For those who thought that the financial crisis marked a watershed for Wall Street malfeasance, the latest damning Senate report on the JPMorgan Chase "London Whale" trading debacle will set you straight.
The investigation into how a bet by a trader -- known as the 'London Whale' for his position so large it could rock the market -- led to losses of $6.2.bn paints found widespread misconduct. According to the Senate report released Thursday, the bank attempted to limit losses using secretive trades and creative bookkeeping. As the Guardian's Heidi Moore noted, one regulator called JPMorgan's efforts to stem losses and keep the public in the dark "make believe voodoo magic."
According to the report, the bank had promised regulators it would reduce the size of its bets, but instead, as Moore noted "created a portfolio of trades that metastasized from $4bn to $51bn in only three years, followed by a three-month 'trading spree' that took it to $157bn."
The Senate report notes:
In contrast to JPMorgan Chase’s reputation for best-in-class risk management, the whale trades exposed a bank culture in which risk limit breaches were routinely disregarded, risk metrics were frequently criticized or downplayed, and risk evaluation models were targeted by bank personnel seeking to produce artificially lower capital requirements.

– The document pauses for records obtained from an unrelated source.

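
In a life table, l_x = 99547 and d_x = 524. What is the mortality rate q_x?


q_x = d_x / l_x
= 524 / 99547
= 0.0053


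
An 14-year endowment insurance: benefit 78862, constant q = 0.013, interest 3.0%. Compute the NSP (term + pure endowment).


Term component = 10718.1374
Pure endowment = 14_p_x * v^14 * benefit = 0.832607 * 0.661118 * 78862 = 43409.6994
NSP = 54127.8368


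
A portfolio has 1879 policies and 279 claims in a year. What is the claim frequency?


frequency = claims / policies
= 279 / 1879
= 0.1485


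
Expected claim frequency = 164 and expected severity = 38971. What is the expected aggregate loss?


E[S] = E[N] * E[X]
= 164 * 38971
= 6.3912e+06


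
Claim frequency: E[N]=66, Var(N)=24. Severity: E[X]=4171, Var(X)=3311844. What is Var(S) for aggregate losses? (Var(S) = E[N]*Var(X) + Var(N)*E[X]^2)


Var(S) = E[N]*Var(X) + Var(N)*E[X]^2
= 66*3311844 + 24*4171^2
= 218581704 + 417533784
= 6.3612e+08


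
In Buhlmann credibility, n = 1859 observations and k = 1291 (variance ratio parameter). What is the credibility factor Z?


Z = n / (n + k)
= 1859 / (1859 + 1291)
= 1859 / 3150
= 0.5902


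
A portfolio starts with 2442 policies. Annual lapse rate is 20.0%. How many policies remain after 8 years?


remaining = initial * (1 - lapse)^years
= 2442 * (1 - 0.2)^8
= 2442 * 0.167772
= 409.6996


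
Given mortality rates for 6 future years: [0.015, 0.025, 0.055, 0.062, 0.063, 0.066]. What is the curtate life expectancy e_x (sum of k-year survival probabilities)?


e_x = sum_{k=1}^{n} k_p_x
k_p_x values:
  1_p_x = 0.985
  2_p_x = 0.960375
  3_p_x = 0.907554
  4_p_x = 0.851286
  5_p_x = 0.797655
  6_p_x = 0.74501
e_x = 5.2469


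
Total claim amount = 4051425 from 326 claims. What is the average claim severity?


severity = total / number
= 4051425 / 326
= 12427.684


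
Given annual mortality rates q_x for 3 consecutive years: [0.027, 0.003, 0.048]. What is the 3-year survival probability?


p_k = 1 - q_k for each year
Survival = product of (1 - q_k)
= 0.973 * 0.997 * 0.952
= 0.9235


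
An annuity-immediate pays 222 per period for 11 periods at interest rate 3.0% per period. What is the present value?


PV = PMT * (1 - (1+i)^(-n)) / i
= 222 * (1 - (1+0.03)^(-11)) / 0.03
= 222 * (1 - 0.722421) / 0.03
= 222 * 9.252624
= 2054.0826


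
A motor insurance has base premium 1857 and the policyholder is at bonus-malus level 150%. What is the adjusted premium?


adjusted = base * BM_level / 100
= 1857 * 150 / 100
= 1857 * 1.5
= 2785.5


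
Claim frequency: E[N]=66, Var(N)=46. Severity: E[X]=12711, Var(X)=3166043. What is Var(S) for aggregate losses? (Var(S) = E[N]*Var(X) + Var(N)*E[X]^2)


Var(S) = E[N]*Var(X) + Var(N)*E[X]^2
= 66*3166043 + 46*12711^2
= 208958838 + 7432197966
= 7.6412e+09


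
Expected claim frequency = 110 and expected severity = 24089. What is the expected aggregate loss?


E[S] = E[N] * E[X]
= 110 * 24089
= 2.6498e+06


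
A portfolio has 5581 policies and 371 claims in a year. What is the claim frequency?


frequency = claims / policies
= 371 / 5581
= 0.0665


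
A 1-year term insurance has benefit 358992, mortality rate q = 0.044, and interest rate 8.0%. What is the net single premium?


NSP = benefit * q * v
v = 1/(1+i) = 0.925926
NSP = 358992 * 0.044 * 0.925926
= 14625.6


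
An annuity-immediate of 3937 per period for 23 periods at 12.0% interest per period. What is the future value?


FV = PMT * ((1+i)^n - 1) / i
= 3937 * ((1.12)^23 - 1) / 0.12
= 3937 * (13.552347 - 1) / 0.12
= 411821.5931


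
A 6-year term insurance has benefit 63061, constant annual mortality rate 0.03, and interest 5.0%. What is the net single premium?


NSP = benefit * sum_{k=0}^{n-1} k_p_x * q * v^(k+1)
With constant q=0.03, v=0.952381
Sum = 0.141909
NSP = 63061 * 0.141909
= 8948.9108


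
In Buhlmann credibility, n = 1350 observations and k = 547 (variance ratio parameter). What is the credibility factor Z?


Z = n / (n + k)
= 1350 / (1350 + 547)
= 1350 / 1897
= 0.7116


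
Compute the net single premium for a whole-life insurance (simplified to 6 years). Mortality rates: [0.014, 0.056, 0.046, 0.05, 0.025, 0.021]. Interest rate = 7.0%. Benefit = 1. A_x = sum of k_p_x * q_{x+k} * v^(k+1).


v = 0.934579
Year 0: k_p_x=1.0, q=0.014, term=0.013084
Year 1: k_p_x=0.986, q=0.056, term=0.048228
Year 2: k_p_x=0.930784, q=0.046, term=0.034951
Year 3: k_p_x=0.887968, q=0.05, term=0.033871
Year 4: k_p_x=0.84357, q=0.025, term=0.015036
Year 5: k_p_x=0.82248, q=0.021, term=0.011509
A_x = 0.1567


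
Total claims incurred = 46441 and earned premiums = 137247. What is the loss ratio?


Loss ratio = claims / premiums
= 46441 / 137247
= 0.3384


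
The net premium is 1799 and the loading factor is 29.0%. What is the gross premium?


Gross = net * (1 + loading)
= 1799 * (1 + 0.29)
= 1799 * 1.29
= 2320.71


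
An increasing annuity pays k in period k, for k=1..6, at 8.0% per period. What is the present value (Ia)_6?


(Ia)_n = sum_{k=1}^{n} k * v^k, v = 1/(1+i)
v = 0.925926
Sum computed term by term:
(Ia)_6 = 15.1462


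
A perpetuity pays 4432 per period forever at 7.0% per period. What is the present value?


PV = PMT / i
= 4432 / 0.07
= 63314.2857


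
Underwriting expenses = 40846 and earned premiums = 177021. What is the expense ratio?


Expense ratio = expenses / premiums
= 40846 / 177021
= 0.2307


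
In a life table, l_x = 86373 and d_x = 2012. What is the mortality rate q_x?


q_x = d_x / l_x
= 2012 / 86373
= 0.0233


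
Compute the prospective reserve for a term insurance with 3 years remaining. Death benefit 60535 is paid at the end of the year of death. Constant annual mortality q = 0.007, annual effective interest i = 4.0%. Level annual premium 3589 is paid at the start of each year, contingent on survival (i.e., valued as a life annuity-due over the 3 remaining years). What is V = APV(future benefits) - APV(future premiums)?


v = 1/(1+i) = 0.961538
APV(future benefits) per unit = sum_{k=0}^{2} k_p_x * q * v^(k+1) = 0.019294
APV(future benefits) = 60535 * 0.019294 = 1167.9331
Life annuity-due factor ä_{x:3} = sum_{k=0}^{2} k_p_x * v^k = 2.866465
APV(future premiums) = 3589 * 2.866465 = 10287.7444
V = 1167.9331 - 10287.7444
= -9119.8113


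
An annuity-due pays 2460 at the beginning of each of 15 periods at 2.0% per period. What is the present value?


PV_due = PMT * (1-(1+i)^(-n))/i * (1+i)
PV_immediate = 31609.1882
PV_due = 31609.1882 * 1.02
= 32241.372


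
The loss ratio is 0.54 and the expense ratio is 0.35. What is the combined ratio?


Combined ratio = loss ratio + expense ratio
= 0.54 + 0.35
= 0.89


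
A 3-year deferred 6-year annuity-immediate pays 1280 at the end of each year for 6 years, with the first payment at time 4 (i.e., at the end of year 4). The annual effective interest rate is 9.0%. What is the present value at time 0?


PV at time 3 of the 6-year annuity-immediate:
a_n = 1280 * (1-(1+0.09)^(-6))/0.09 = 5741.9758
Discount back 3 years to time 0:
PV = 5741.9758 * (1+0.09)^(-3)
= 5741.9758 * 0.772183
= 4433.8589


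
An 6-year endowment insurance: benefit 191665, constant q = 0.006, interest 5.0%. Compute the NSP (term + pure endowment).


Term component = 5755.0553
Pure endowment = 6_p_x * v^6 * benefit = 0.964536 * 0.746215 * 191665 = 137951.1501
NSP = 143706.2054


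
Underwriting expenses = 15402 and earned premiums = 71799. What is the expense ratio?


Expense ratio = expenses / premiums
= 15402 / 71799
= 0.2145


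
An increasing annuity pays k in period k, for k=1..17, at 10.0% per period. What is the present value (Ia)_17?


(Ia)_n = sum_{k=1}^{n} k * v^k, v = 1/(1+i)
v = 0.909091
Sum computed term by term:
(Ia)_17 = 54.6035


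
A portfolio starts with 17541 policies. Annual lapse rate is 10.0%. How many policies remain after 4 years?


remaining = initial * (1 - lapse)^years
= 17541 * (1 - 0.1)^4
= 17541 * 0.6561
= 11508.6501


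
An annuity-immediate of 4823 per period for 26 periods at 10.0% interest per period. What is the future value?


FV = PMT * ((1+i)^n - 1) / i
= 4823 * ((1.1)^26 - 1) / 0.1
= 4823 * (11.918177 - 1) / 0.1
= 526583.6544


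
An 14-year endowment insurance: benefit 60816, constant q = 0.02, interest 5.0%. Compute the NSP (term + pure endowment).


Term component = 10761.9925
Pure endowment = 14_p_x * v^14 * benefit = 0.753642 * 0.505068 * 60816 = 23149.0261
NSP = 33911.0187


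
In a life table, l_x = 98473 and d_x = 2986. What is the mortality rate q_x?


q_x = d_x / l_x
= 2986 / 98473
= 0.0303


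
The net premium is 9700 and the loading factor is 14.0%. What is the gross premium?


Gross = net * (1 + loading)
= 9700 * (1 + 0.14)
= 9700 * 1.14
= 11058.0


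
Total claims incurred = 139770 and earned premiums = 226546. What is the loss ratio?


Loss ratio = claims / premiums
= 139770 / 226546
= 0.617


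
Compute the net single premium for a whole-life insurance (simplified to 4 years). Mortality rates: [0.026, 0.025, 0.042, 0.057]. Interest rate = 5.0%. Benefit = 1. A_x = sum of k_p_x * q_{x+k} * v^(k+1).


v = 0.952381
Year 0: k_p_x=1.0, q=0.026, term=0.024762
Year 1: k_p_x=0.974, q=0.025, term=0.022086
Year 2: k_p_x=0.94965, q=0.042, term=0.034454
Year 3: k_p_x=0.909765, q=0.057, term=0.042663
A_x = 0.124


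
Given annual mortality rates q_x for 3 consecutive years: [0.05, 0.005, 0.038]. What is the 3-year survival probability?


p_k = 1 - q_k for each year
Survival = product of (1 - q_k)
= 0.95 * 0.995 * 0.962
= 0.9093


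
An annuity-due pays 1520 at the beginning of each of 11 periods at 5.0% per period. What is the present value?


PV_due = PMT * (1-(1+i)^(-n))/i * (1+i)
PV_immediate = 12625.7496
PV_due = 12625.7496 * 1.05
= 13257.0371


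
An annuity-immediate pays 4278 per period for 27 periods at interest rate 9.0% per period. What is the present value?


PV = PMT * (1 - (1+i)^(-n)) / i
= 4278 * (1 - (1+0.09)^(-27)) / 0.09
= 4278 * (1 - 0.097608) / 0.09
= 4278 * 10.02658
= 42893.7089


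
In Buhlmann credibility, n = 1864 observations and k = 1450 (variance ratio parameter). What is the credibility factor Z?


Z = n / (n + k)
= 1864 / (1864 + 1450)
= 1864 / 3314
= 0.5625


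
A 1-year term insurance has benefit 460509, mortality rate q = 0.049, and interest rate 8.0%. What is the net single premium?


NSP = benefit * q * v
v = 1/(1+i) = 0.925926
NSP = 460509 * 0.049 * 0.925926
= 20893.4639


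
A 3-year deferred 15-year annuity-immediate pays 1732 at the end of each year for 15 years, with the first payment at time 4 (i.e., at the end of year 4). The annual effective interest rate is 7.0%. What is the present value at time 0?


PV at time 3 of the 15-year annuity-immediate:
a_n = 1732 * (1-(1+0.07)^(-15))/0.07 = 15774.9071
Discount back 3 years to time 0:
PV = 15774.9071 * (1+0.07)^(-3)
= 15774.9071 * 0.816298
= 12877.0231


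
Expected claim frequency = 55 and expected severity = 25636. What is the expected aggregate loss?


E[S] = E[N] * E[X]
= 55 * 25636
= 1.4100e+06


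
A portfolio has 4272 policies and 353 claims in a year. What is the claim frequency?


frequency = claims / policies
= 353 / 4272
= 0.0826


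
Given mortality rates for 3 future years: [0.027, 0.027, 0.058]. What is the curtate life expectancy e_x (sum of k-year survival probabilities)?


e_x = sum_{k=1}^{n} k_p_x
k_p_x values:
  1_p_x = 0.973
  2_p_x = 0.946729
  3_p_x = 0.891819
e_x = 2.8115


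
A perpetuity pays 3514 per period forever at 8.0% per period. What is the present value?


PV = PMT / i
= 3514 / 0.08
= 43925.0


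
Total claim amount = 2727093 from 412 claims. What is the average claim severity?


severity = total / number
= 2727093 / 412
= 6619.1578


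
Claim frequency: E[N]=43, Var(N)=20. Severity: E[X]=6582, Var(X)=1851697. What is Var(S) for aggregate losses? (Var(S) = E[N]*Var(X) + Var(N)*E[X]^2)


Var(S) = E[N]*Var(X) + Var(N)*E[X]^2
= 43*1851697 + 20*6582^2
= 79622971 + 866454480
= 9.4608e+08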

JPMorgan has already pushed back against claims of malfeasance. A spokesperson said:
While we have repeatedly acknowledged mistakes, our senior management acted in good faith and never had any intent to mislead anyone... We cooperated fully with the Subcommittee's staff and welcome the opportunity to respond to the Senate's questions. We know we have made many mistakes related to the CIO matter, and we have already identified many of the issues cited in the report. We have taken significant steps to remediate these issues and to learn from them.
The reports release Thursday precedes a Senate hearing Friday, in which a number of current and former JPMorgan Chase executives will testify on the "London Whale" debacle on Capitol Hill. the "London Whale" trade that caused the bank to lose billions last year. JP Morgan CEO Jamie Dimon, who reportedly knew about the trading losses when he called the "London Whale" incident a "tempest in a teapot," will not be taking the stand.
A number of commentators have noted that the damning Senate report will likely intensify calls to finalize the Volcker Rule, which is aimed at limiting trades that banks make for their own benefit.